Efficiently filter nodes which have multiple relationships

Hi all,

I have a graph data with millions of nodes which is grouped with property. For several reason, I don't use node label.
When I filter nodes which have multiple relationships, Neo4j returned "Out of memory" error and I cannot complete my query like this.

MATCH (n) WHERE n.idtype='ip'
WITH n
MATCH p=(n)-[r:have_ip]->()
WITH count(r) as cntr, p
WHERE cntr>2
RETURN p LIMIT 100

Neo.TransientError.General.OutOfMemoryError: There is not enough memory to perform the current task. Please try increasing 'dbms.memory.heap.max_size' in the neo4j configuration (normally in 'conf/neo4j.conf' or, if you you are using Neo4j Desktop, found through the user interface) or if you are running an embedded installation increase the heap by using '-Xmx' command line flag, and then restart the database.

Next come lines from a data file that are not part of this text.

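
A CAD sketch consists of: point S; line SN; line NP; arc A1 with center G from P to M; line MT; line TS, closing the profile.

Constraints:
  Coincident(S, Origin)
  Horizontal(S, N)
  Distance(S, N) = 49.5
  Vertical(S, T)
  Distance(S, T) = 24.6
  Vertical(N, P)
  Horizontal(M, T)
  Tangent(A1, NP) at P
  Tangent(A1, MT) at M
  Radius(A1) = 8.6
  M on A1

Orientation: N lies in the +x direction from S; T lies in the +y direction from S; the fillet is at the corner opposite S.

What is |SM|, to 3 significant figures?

47.7

The virtual corner opposite S is at (49.5, 24.6). Tangency of A1 to NP means the radius GP is perpendicular to NP and tangency of A1 to MT means the radius GM is perpendicular to MT, with radius 8.6, so the center G sits 8.6 in from both sides at G = (40.9, 16.0). That places the tangent points at P = (49.5, 16.0) on NP and M = (40.9, 24.6) on MT. Then |SM| = |M − S| = 47.7.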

How do I complete my query efficiently (without tweaking heap size) ?
Any comment is welcome !

Resolved by myself... Haha.

MATCH (n) WHERE n.idtype='ip'
WITH n
MATCH p=(n)-[r:have_ip]->()
WITH count(r) as cntr, n
WHERE cntr>2
WITH n
MATCH p=(n)-[:have_ip]->()<--()
RETURN p LIMIT 50

Screenshot from 2019-02-05 16-35-59.png1547×513 150 KB

For one, you really should be using labels, AllNodesScans are expensive.

Second, you can use the size() of a pattern with just the relationship type and/or direction to get the degree of a relationship without paying the cost of expanding it, that's a more efficient way to get the info you need.

MATCH (n)
WHERE n.idtype='ip' AND size((n)-[:have_ip]->()) > 1
WITH n
LIMIT 50 // every node would have at least 2 relationships, so at least 100 paths total
MATCH p = (n)-[:have_ip]->()
RETURN p
LIMIT 100

So informative. Thanks much !